Teachers and Their Professional Organizations
As I prepared to present at this year’s Ontario Library Association’s Super Conference after a three-year absence, I came to reflect on the value of professional associations in general and the OLA in particular to my growth as a teacher.

Most educators belong to an organization that represents them professionally and politically. The usual general meetings, committee work, conferences, documents, and online resources keep you on your toes and provide solidarity within a focussed group to work effectively with other disparate groups. Since 1900, the OLA has been a voice for change in many information-related areas and any service we have given it as teacher-librarians has been repaid ten fold.
However, as an independent retiree, I now value the associations in a different way. Whether we like to admit it or not, we are often at odds with more official bodies such as our employers, boards of education, school administrations, unions, and ministries of education. Here issues of funding, politics, and policy priorities often prevent one necessary prerequisite for change and reform: collective dreaming.
Collective Dreaming
Collective dreaming is a kind of visioning and revisioning, free of pressures, in which new ideas are deliberately and respectfully sought in a democratic spirit of inquiry. This will become clearer, for instance, as the members collectively work out the practicalities of establishing the concept of the learning commons in and through libraries. The process will match the product as each subgroup works together for common learning.
Sure all groups can lose their way at time in infighting and posturing, but generally new thinking gets things done where the sky’s the limit. As Henry David Thoreau put it, “Associate reverently, as much as you can, with your loftiest thoughts.” The Ontario Library Association has its internal conflicts and many challenges ahead. The report on the decline of school libraries and the curtailments to Knowledge Ontario are two of the most pressing issues. 

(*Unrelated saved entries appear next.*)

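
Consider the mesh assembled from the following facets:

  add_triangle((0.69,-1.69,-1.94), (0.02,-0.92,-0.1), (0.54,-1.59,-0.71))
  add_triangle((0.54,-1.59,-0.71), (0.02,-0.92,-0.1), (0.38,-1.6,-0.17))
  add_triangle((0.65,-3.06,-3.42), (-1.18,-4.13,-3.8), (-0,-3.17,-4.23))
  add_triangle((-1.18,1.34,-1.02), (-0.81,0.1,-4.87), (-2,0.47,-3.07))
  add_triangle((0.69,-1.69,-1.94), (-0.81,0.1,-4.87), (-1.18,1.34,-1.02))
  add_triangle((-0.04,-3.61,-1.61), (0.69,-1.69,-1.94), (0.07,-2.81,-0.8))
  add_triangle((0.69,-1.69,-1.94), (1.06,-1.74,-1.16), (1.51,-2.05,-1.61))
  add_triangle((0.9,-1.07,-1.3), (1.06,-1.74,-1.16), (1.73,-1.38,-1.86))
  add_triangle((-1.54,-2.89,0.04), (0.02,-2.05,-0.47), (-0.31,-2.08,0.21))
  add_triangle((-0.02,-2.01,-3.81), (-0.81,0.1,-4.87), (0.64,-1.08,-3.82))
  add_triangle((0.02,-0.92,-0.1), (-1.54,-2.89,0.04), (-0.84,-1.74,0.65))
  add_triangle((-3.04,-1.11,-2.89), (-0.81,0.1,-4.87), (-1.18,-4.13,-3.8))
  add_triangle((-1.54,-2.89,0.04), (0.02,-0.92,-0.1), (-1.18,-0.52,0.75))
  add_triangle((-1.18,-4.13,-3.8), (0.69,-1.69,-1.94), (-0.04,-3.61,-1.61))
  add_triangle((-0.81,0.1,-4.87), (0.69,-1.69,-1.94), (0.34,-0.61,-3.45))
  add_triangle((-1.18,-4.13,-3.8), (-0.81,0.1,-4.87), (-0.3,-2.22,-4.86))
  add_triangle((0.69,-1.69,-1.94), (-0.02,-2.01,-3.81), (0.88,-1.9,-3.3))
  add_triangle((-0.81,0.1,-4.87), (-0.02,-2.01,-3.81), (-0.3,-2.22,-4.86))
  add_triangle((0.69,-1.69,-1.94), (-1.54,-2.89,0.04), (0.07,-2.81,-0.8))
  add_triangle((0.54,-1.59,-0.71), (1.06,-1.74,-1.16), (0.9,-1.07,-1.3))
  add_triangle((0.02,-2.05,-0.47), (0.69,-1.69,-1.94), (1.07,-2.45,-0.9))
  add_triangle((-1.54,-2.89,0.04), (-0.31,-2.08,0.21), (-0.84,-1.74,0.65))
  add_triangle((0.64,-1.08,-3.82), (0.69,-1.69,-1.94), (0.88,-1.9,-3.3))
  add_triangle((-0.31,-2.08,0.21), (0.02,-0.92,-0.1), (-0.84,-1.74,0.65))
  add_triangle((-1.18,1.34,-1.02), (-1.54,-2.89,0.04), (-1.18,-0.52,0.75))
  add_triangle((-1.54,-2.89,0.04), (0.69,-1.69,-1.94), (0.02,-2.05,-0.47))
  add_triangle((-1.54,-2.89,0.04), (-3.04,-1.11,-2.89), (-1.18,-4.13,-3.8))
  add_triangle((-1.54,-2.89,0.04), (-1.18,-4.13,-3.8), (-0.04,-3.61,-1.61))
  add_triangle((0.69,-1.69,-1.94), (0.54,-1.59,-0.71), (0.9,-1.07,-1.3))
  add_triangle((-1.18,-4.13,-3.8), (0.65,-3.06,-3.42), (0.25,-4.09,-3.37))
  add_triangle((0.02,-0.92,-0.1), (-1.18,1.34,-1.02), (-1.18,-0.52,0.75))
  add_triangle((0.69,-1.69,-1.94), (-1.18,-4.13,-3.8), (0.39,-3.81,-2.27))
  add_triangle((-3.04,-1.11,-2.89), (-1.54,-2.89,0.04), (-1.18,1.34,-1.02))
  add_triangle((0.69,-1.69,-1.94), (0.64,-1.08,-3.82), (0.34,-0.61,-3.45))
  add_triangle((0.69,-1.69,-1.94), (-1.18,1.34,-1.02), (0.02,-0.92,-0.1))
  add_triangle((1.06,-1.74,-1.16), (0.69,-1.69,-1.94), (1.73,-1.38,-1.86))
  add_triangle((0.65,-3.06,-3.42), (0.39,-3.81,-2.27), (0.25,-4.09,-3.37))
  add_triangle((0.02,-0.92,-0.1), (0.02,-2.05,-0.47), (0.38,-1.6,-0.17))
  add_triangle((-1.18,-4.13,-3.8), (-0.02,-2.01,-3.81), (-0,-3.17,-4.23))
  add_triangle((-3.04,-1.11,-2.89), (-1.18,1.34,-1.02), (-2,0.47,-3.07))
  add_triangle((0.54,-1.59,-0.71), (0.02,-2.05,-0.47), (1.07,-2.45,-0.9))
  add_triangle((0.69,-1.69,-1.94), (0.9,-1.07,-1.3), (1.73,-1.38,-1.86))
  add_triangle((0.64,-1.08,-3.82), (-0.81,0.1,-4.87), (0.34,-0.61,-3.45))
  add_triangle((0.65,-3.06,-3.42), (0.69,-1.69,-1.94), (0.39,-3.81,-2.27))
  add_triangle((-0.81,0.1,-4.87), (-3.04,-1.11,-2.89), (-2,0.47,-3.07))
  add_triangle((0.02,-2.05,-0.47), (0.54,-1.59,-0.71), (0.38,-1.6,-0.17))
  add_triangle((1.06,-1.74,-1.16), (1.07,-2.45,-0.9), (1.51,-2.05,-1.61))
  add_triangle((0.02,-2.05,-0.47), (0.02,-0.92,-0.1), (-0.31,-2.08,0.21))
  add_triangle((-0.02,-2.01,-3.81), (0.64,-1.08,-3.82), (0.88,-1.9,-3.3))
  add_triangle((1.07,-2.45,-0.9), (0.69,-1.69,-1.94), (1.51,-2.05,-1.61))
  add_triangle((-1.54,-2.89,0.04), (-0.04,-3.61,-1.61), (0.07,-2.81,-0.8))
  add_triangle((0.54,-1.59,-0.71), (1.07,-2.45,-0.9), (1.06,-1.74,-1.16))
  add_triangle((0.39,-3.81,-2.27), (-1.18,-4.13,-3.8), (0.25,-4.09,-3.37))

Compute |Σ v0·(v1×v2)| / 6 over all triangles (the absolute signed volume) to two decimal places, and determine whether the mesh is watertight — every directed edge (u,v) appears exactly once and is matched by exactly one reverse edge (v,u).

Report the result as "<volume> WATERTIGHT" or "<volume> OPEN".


Per-triangle v0·(v1×v2)/6:
  t1: -0.0823
  t2: -0.0287
  t3: +1.0011
  t4: +1.2608
  t5: -0.3344
  t6: +0.2654
  t7: -0.0856
  t8: -0.0837
  t9: +0.2887
  t10: +1.5846
  t11: -0.1586
  t12: +8.2213
  t13: +0.1335
  t14: +1.6445
  t15: -0.7234
  t16: +2.7680
  t17: +0.3091
  t18: +0.2939
  t19: -0.8396
  t20: -0.0477
  t21: +0.4771
  t22: +0.2331
  t23: -0.0130
  t24: -0.0130
  t25: +1.1132
  t26: +0.6702
  t27: +5.9775
  t28: +2.6835
  t29: -0.1433
  t30: +1.0028
  t31: -0.3553
  t32: -1.3894
  t33: +1.4695
  t34: -0.0881
  t35: -0.4267
  t36: +0.3023
  t37: +0.3706
  t38: +0.0131
  t39: +0.7212
  t40: +1.1105
  t41: -0.0629
  t42: -0.0124
  t43: +0.1544
  t44: +0.3247
  t45: +2.2590
  t46: +0.0783
  t47: -0.0257
  t48: +0.0151
  t49: +0.5996
  t50: +0.3479
  t51: +0.4921
  t52: -0.0483
  t53: +0.8063
Σ = +34.0311 → |volume| = 34.03

Directed edges: 159 total; 7 unmatched, e.g. (-0,-3.17,-4.23)→(0.65,-3.06,-3.42) → open.

34.03 OPEN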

Best wishes for The Ontario Library Association
However, change will be affected through collective dreaming and collective action. There is a professional code that binds all OLA members to a higher purpose, whether they are public librarians, school librarians, academic librarians et. al. Ask of your association the same.
I wish the OLA well at the SuperConference and invite those who don’t know of its great work to visit the OLA site to see how the dreaming is going.